FFC wrote:Careful, you're approaching modalism in what you're saying. You're making it sound as if Jesus was some sort of human robot, being directed by God the Father
Byblos, I don't know what a modalist is, but I believe according to what I see in the scriptures that although Jesus was completely God he was also completely a man who took on the form of a servant and submitted himself to the Father in all things. I believe His glory was veiled and that he deliberately did not act autonomously. He came to seek and to save those who were lost, to reveal the Father, and it seems to me to demonstrate that it is possible for one who is in constant obedience and fellowship to the father to live a sinless life even when tempted. If that make me a modalist than I guess I am. However if I am wrong in my thinking I definitely want to be shown.
But if His devine power still exist, then it won't be much of a test or challenge when He fasted for 40days, tempted, abuse & crucified...wouldn't it?
This is what I'm thinking. It wouldn't be much of a test for God to breeze through all the tests and temptations, but it would if He was clothed in a human nature and voluntarily submitted to the Father for his leading. We know that He is our high who was tempted in all ways yet He never sinned. A temptation is not a temptation if there is no struggle or choice.
Here's a link to a definition of Modalism.

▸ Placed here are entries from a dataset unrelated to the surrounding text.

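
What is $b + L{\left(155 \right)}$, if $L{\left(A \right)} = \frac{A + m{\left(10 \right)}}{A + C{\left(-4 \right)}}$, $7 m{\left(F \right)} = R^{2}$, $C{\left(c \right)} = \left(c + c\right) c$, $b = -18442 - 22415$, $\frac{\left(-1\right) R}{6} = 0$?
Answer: $- \frac{7640104}{187} \approx -40856.0$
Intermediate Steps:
$R = 0$ ($R = \left(-6\right) 0 = 0$)
$b = -40857$
$C{\left(c \right)} = 2 c^{2}$ ($C{\left(c \right)} = 2 c c = 2 c^{2}$)
$m{\left(F \right)} = 0$ ($m{\left(F \right)} = \frac{0^{2}}{7} = \frac{1}{7} \cdot 0 = 0$)
$L{\left(A \right)} = \frac{A}{32 + A}$ ($L{\left(A \right)} = \frac{A + 0}{A + 2 \left(-4\right)^{2}} = \frac{A}{A + 2 \cdot 16} = \frac{A}{A + 32} = \frac{A}{32 + A}$)
$b + L{\left(155 \right)} = -40857 + \frac{155}{32 + 155} = -40857 + \frac{155}{187} = - \frac{7640104}{187}$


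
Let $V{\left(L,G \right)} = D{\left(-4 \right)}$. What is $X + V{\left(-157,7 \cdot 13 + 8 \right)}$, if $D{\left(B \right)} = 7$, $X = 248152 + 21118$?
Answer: $269277$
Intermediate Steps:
$X = 269270$
$V{\left(L,G \right)} = 7$
$X + V{\left(-157,7 \cdot 13 + 8 \right)} = 269270 + 7 = 269277$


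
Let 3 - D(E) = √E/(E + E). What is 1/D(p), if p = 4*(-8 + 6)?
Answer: 96/289 - 4*I*√2/289 ≈ 0.33218 - 0.019574*I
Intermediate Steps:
p = -8 (p = 4*(-2) = -8)
D(E) = 3 - 1/(2*√E) (D(E) = 3 - √E/(E + E) = 3 - √E/(2*E) = 3 - 1/(2*E)*√E = 3 - 1/(2*√E))
1/D(p) = 1/(3 - (-1)*I*√2/8) = 1/(3 + I*√2/8)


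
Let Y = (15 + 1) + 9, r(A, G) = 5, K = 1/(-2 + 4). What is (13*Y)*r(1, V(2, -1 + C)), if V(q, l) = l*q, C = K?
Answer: 1625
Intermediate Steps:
K = ½ (K = 1/2 = ½ ≈ 0.50000)
C = ½ ≈ 0.50000
Y = 25 (Y = 16 + 9 = 25)
(13*Y)*r(1, V(2, -1 + C)) = (13*25)*5 = 325*5 = 1625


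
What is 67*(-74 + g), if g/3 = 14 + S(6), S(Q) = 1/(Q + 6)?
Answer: -8509/4 ≈ -2127.3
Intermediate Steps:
S(Q) = 1/(6 + Q)
g = 169/4 (g = 3*(14 + 1/(6 + 6)) = 3*(14 + 1/12) = 3*(169/12) = 169/4 ≈ 42.250)
67*(-74 + g) = 67*(-74 + 169/4) = 67*(-127/4) = -8509/4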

http://www.carm.org/heresy/modalism.htm
Modalism is probably the most common theological error concerning the nature of God. It is a denial of the Trinity which states that God is a single person who, throughout biblical history, has revealed Himself in three modes, or forms. Thus, God is a single person who first manifested himself in the mode of the Father in Old Testament times. At the incarnation, the mode was the Son. After Jesus' ascension, the mode is the Holy Spirit. These modes are consecutive and never simultaneous. In other words, the Father, the Son, and the Holy Spirit never all exist at the same time, only one after another. Modalism denies the distinctiveness of the three persons in the Trinity even though it retains the divinity of Christ.
Present day groups that hold to forms of this error are the United Pentecostal and United Apostolic Churches. They deny the Trinity, teach that the name of God is Jesus, and require baptism for salvation. These modalist churches often accuse Trinitarians of teaching three gods. This is not what the Trinity is. The correct teaching of the Trinity is one God in three eternal coexistent persons: The Father, the Son, and the Holy Spirit.
_______________________________________________
The issue here is not modalism per se, in my opinion, the issue is the full deity of Christ coupled with full humanity. It is a mystery, but it is essential to orthodoxy.
If Jesus was (is) anything less than fully human, then His atonement for us is meaningless.
If Jesus was (is) anything less than fully God, then our faith is in vain.
This is what the Council of Nicea was really all about if you want to read about it historically. It's is also at the heart of what the Gnostics claimed in their heretical Gospels that are all the rage now a days. They see Jesus as more than human, but less than God.